Summary: The story of Naaman in 2 Kings 5 is a powerful reminder that God is not limited by our expectations.
Naaman was past upset; past mad; past even furious - he was working on a complete emotional meltdown. Like a cartoon character - the steam seems to literally be pouring out of his ears. He stomps - he stammers - he shouts: "I thought that he would surely come out to me and stand and call on the name of the Lord his God, wave his hand over the spot and cure me of my leprosy!" He had come all this way for a little bit of hocus pocus and all he has is a prophet’s prescription that says "Dip seven times in the Jordan and call me in the morning." "I have had it! I want to kill somebody!" The children scatter, the servants duck, the soldiers shudder. This is not good. To put it simply - things were not going as Naaman had expected. And he is none too happy about it.

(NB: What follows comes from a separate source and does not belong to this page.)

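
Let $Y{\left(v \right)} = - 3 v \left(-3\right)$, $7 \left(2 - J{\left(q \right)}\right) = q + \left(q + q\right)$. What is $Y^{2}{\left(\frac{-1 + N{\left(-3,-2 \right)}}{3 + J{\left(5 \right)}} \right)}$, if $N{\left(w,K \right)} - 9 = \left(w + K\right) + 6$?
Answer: $\frac{321489}{400} \approx 803.72$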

But then again things had been downhill ever since he discovered that white blemish on his shoulder. At first he thought it was dry skin - the result of too many battles under the hot Syrian sun. But it didn’t go away when rubbed with lotion. And soon the diagnosis could not be avoided. He had leprosy! The most disfiguring, most debilitating of all skin diseases. He was doomed to slowly wither away - one piece of flesh at a time. At first he raged to his god Rimmon. It wasn’t fair. He was one of Syria’s greatest generals. A brave and valiant warrior. Personal favorite of the king himself. How could such an asset to Aram be dealt such a blow. Naaman began to make daily sacrifices to the gods pleading for their favor. But the gods mocked him with their stony stares. He soon lost his religion. And sank into a deep depression. The only comfort he found was in leading raiding parties against the Syrians age-old enemy - Israel. On one such raid he returned with a young girl of Israel whom he gave to his wife as a servant. But here was one slave who had a lesson to teach to the master!
Her name is not given. But the strength of her faith is found in her words to her mistress. "There is in Samaria, a prophet of God who could heal my master..." In spite of her captivity, she has grown to love Naaman and his wife. And that love has given her the boldness to speak of her God to one who has no love for the Lord. Perhaps, he is reduced to clutching at straws or the sincerity of the little girl’s faith strikes a chord - deep within - but Naaman leaps upon this hope. Dashing to his king, he craves a boon to visit the land of Israel and seek a cure for his dread condition. "Go" is the command of the king.
It is with renewed hope and great expectations, that Naaman and his band set out for the capital city of Jerusalem. Bearing a letter from the king of Aram to the King of Israel - Naaman is sure he will find his expected cure. Ushered into the throneroom - he presents the royal letter and steps back to wait the reply. His reception, however, is not quite what he expects. The king of Israel goes nuts. "Am I God? Can I kill and bring back to life? What can I do about this man’s leprosy? Is your king picking a fight or what?" Naaman is taken aback. Surely if anyone in this backward country can arrange his healing it would be the king. The fuse has been lit.